Talia drückte Danielle einen Weinschlauch in die Hand. »Tut mir leid, Prinzessin. Ich hätte wissen müssen, dass Nadif zu viel für dich ist.«
»Ist es nicht. Der Geschmack ist eigentlich ganz gut, aber der Fisch und das Gewürz, mir ist es einfach –« Die bloße Erinnerung genügte, um sie wieder ans Geländer zu treiben. Einige große Schlucke Wein später wischte sich Danielle die Augen und fragte: »Was ist das?«
»Das Gewürz wird Nadif genannt«, erklärte Talia. »Es ist ein Rezept aus meiner Heimat. Die Königin liebt es, aber der Geschmack ist gewöhnungsbedürftig.« Sie biss ein gewaltiges Stück von ihrem eigenen Fisch ab und grinste. »Das Essen in Lorindar ist so fad!«
»Dafür brennt es einem keine Löcher in die Lippen«, meinte Schnee und schnappte Danielle den Weinschlauch weg.

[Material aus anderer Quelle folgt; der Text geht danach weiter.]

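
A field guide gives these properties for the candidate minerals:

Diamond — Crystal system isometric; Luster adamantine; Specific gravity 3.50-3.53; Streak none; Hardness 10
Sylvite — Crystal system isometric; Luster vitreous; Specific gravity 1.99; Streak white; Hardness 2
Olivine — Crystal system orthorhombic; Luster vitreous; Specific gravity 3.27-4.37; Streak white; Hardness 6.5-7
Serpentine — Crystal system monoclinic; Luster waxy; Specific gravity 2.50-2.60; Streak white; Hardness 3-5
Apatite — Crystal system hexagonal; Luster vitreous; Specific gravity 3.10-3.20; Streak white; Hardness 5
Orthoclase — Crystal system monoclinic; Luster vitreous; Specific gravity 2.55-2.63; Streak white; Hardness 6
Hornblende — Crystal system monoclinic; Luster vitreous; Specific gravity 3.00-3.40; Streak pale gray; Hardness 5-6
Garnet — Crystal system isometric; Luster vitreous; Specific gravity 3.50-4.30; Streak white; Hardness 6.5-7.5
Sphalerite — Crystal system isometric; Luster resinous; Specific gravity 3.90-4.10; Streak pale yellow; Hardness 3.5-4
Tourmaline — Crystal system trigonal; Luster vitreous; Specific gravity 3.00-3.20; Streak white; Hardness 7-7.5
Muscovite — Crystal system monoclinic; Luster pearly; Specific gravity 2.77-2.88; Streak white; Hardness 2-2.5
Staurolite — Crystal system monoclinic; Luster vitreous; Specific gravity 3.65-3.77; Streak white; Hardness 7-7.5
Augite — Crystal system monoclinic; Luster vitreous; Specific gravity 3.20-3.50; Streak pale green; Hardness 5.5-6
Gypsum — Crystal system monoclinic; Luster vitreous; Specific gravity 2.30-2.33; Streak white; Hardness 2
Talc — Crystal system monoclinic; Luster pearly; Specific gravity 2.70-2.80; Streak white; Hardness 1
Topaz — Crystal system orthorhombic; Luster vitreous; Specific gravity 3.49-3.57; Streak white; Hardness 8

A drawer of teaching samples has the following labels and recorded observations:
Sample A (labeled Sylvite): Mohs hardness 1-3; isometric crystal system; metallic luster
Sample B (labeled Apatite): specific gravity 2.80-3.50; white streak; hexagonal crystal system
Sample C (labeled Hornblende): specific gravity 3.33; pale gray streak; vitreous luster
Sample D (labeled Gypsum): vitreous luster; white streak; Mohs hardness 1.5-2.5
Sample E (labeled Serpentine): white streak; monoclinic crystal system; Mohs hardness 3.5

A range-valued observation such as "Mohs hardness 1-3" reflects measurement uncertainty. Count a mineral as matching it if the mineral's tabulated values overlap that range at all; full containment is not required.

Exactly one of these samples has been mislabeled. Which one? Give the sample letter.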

Talia nahm einen Streifen geräuchertes Lamm und reichte ihn Danielle. »Hier, das ist milder.«
Danielle aß im Gehen. ›Mild‹ war immer noch so kräftig, dass es ihr die Nebenhöhlen durchpustete. Wenigstens hatte sie nicht mehr das Gefühl, ihr Kopf stünde in Flammen.
»Seht euch das an!«, forderte Schnee sie auf.
Weiter vorn lehnte ein umgefallener Baum an der Straße. Die Zweige waren abgebrochen oder weggeschnitten worden, sodass nur noch ein großer Stamm übrig war. Der Baum war ein Riese unter Riesen. Nach jeder Logik hätte er die Straße geradewegs durchbrechen müssen, als er umstürzte, doch während diese sich zwar zur Seite neigte, wo der Baum sie getroffen hatte, schien sie keinen weiteren Schaden davongetragen zu haben, sondern hing bloß ein wenig durch.
»Sieht das für euch nicht wie eine beschwipste Eiche aus?«, fragte Schnee. Sie wartete keine Antwort ab, sondern rannte kichernd auf den gewaltigen Baum zu. Sternenlicht glitzerte in ihren Spiegeln.